The series of revelations will be highly embarrassing to Francois Hollande, the French president, who has expressed outrage at US interception of French communications. "We cannot accept this kind of behaviour between partners and allies," Mr Hollande said last week. "We ask that this immediately must stop."
The United States has proposed holding talks on Monday "on the collection and oversight of intelligence, and questions of privacy and data protection", in an attempt to quell the anger. Yet yesterday, as Manuel Valls, the interior minister, was telling guests at the American Ambassador's July 4 party in Paris that such spying was unacceptable, it was alleged that France was doing the same. France's National Commission for Information and Liberty denied that it was engaged in illicit work.
A la Americain
But others were adamant that France was spying on people in the same way as the Americans. "Welcome to the age in which we are all under virtual authorisation," said one former employee. "And each government agency makes the most of it."

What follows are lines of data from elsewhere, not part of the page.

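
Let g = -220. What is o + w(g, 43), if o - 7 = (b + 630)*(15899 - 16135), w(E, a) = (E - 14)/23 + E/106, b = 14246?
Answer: -4279593583/1219 ≈ -3.5107e+6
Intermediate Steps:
w(E, a) = -14/23 + 129*E/2438 (w(E, a) = (-14 + E)*(1/23) + E*(1/106) = (-14/23 + E/23) + E/106 = -14/23 + 129*E/2438)
o = -3510729 (o = 7 + (14246 + 630)*(15899 - 16135) = 7 + 14876*(-236) = 7 - 3510736 = -3510729)
o + w(g, 43) = -3510729 + (-14/23 + (129/2438)*(-220)) = -3510729 + (-14/23 - 14190/1219) = -3510729 - 14932/1219 = -4279593583/1219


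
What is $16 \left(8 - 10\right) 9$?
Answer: $-288$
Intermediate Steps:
$16 \left(8 - 10\right) 9 = 16 \left(-2\right) 9 = \left(-32\right) 9 = -288$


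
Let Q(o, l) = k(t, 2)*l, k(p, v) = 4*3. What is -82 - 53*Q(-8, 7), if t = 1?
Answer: -4534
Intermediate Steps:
k(p, v) = 12
Q(o, l) = 12*l
-82 - 53*Q(-8, 7) = -82 - 636*7 = -82 - 53*84 = -82 - 4452 = -4534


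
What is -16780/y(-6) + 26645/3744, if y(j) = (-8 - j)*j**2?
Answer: 299735/1248 ≈ 240.17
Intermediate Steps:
y(j) = j**2*(-8 - j)
-16780/y(-6) + 26645/3744 = -16780*1/(36*(-8 - 1*(-6))) + 26645/3744 = -16780*1/(36*(-8 + 6)) + 26645*(1/3744) = -16780/(36*(-2)) + 26645/3744 = -16780/(-72) + 26645/3744 = -16780*(-1/72) + 26645/3744 = 4195/18 + 26645/3744 = 299735/1248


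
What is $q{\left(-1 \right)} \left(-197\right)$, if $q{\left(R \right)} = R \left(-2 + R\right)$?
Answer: $-591$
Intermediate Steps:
$q{\left(-1 \right)} \left(-197\right) = - (-2 - 1) \left(-197\right) = \left(-1\right) \left(-3\right) \left(-197\right) = 3 \left(-197\right) = -591$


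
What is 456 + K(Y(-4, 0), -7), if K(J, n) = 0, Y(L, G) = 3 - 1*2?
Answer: 456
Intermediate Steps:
Y(L, G) = 1 (Y(L, G) = 3 - 2 = 1)
456 + K(Y(-4, 0), -7) = 456 + 0 = 456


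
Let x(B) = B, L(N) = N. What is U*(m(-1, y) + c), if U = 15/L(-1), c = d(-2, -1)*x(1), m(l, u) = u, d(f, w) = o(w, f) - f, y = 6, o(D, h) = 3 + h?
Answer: -135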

The activities mentioned are similar to those carried out by America's National Security Agency, as described in documents leaked by Edward Snowden, a former NSA contractor.
The documents revealed that the NSA has access to vast amounts of internet data such as emails, chat rooms and video from large companies such as Facebook and Google, under a program known as Prism. They also showed that the US government had gathered metadata - such as the time, duration and numbers called - on all telephone calls carried by service providers.
Such was his anger that Mr Hollande threatened to pull out of negotiations on a transatlantic free trade treaty.
Germany, which was also shown to have been put under American surveillance, told the US: "We aren't in the Cold War any more."
President Barack Obama tried to defuse the row, but the European Parliament in Strasbourg has agreed to start an investigation into claims that European Union offices were bugged.